The Threat of Social Media in Zambia

CyberbullyingIt is undeniable that the impact of social media on our society is a major issue. Recently, there have been a few statements made in the Zambian print press about the dangers of social media that have gone as far as proposing intervention by public authority. Yes, public authority as in the government!

We are evaluating the scope and significance of the negative impacts of social media as iterated in the media in order to identify what kind of danger, if any, our society faces. It makes sense to call for adequate sensitisation and guidance on how to effectively use social media for positive results.

However, we are prompted to question the strong recommendations for comprehensive research into the use of social media by the youth to be undertaken by government and various stakeholders. What has all of a sudden evoked this sense of urgency to investigate social media usage in Zambia? What other harm other than gossip has social media brought upon our pristine fabric of society? Cases of “defamation” and “character assassination” are definitely nothing new. Should newspapers and any other medium used for information dissemination also be shutdown, controlled or monitored vigorously because people tell stories through those instruments? C.G. Jung put it perfectly when he said that, “what you resist, persists.”

It is common knowledge that every pro has a con, and every coin has two sides. Therefore, it is impossible to expect that even with adequate measures in place to address the negative impacts of social media, they will simply vanish.

Unfortunately we do not have any stats on criminal and other activity that occurs via the internet: such as cyber-bullying, stalking, child pornography, email scams, phising, malware and virus attacks as well as website attacks by hackers and other activity which can threaten personal security, privacy and national security.

Alternatively, it is commendable that people are concerned about the dangers of social media before things get out of hand. We will assume that they are taking a preventive step. Sharing too much information on social media definitely has its drawbacks. For instance, any one can access, download and save your pictures if you do not have proper privacy settings. Even when you do, your “friends” can still download your pictures, copy and paste your status and so many other things.

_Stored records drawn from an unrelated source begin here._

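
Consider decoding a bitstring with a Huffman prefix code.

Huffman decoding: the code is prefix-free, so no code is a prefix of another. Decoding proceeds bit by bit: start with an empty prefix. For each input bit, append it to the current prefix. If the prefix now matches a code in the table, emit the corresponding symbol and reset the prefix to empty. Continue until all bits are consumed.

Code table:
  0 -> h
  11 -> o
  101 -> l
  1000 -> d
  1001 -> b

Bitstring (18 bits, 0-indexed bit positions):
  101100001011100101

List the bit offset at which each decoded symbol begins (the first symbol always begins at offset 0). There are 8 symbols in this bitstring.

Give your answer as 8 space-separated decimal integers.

Answer: 0 3 7 8 11 13 14 15

Derivation:
Bit 0: prefix='1' (no match yet)
Bit 1: prefix='10' (no match yet)
Bit 2: prefix='101' -> emit 'l', reset
Bit 3: prefix='1' (no match yet)
Bit 4: prefix='10' (no match yet)
Bit 5: prefix='100' (no match yet)
Bit 6: prefix='1000' -> emit 'd', reset
Bit 7: prefix='0' -> emit 'h', reset
Bit 8: prefix='1' (no match yet)
Bit 9: prefix='10' (no match yet)
Bit 10: prefix='101' -> emit 'l', reset
Bit 11: prefix='1' (no match yet)
Bit 12: prefix='11' -> emit 'o', reset
Bit 13: prefix='0' -> emit 'h', reset
Bit 14: prefix='0' -> emit 'h', reset
Bit 15: prefix='1' (no match yet)
Bit 16: prefix='10' (no match yet)
Bit 17: prefix='101' -> emit 'l', reset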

Here are some tips to assist in safeguarding against cyber bullying, according to nobullying.com:

  • never share personal information online or meet people you only know online.
  • not share anything you don’t want made public through texting or instant messaging.
  • parents should keep the computer centrally located in a shared area (i.e. living room or family room) and not allow teens to have computers or Internet access in their own rooms.

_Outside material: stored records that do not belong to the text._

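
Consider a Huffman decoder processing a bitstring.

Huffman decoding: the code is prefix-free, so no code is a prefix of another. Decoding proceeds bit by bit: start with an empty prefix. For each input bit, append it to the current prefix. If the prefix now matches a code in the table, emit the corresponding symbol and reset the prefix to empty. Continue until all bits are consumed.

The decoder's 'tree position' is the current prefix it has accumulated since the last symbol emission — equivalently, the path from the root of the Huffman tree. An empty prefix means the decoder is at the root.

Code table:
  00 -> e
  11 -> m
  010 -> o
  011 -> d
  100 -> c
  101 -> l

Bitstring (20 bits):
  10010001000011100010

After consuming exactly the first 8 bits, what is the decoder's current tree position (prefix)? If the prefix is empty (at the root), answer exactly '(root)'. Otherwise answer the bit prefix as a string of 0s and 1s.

Bit 0: prefix='1' (no match yet)
Bit 1: prefix='10' (no match yet)
Bit 2: prefix='100' -> emit 'c', reset
Bit 3: prefix='1' (no match yet)
Bit 4: prefix='10' (no match yet)
Bit 5: prefix='100' -> emit 'c', reset
Bit 6: prefix='0' (no match yet)
Bit 7: prefix='01' (no match yet)

Answer: 01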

From a business perspective, according to ehow.com:

“Social networking sites are putting the worlds of promotion and publication on an equal playing field. Now anyone can create a product, image or brand and find a following online… In the days before social networking, unknown authors would have to query big publishing houses and hope for a bite. Now anyone who believes in their book can create an ebook on their own and promote it on social websites.”

It seems to me that we need social networks more than ever and probably can’t do without them at this stage of the digital revolution. This is because we have become part of a network of friends, family and businesses that we need to keep an eye on.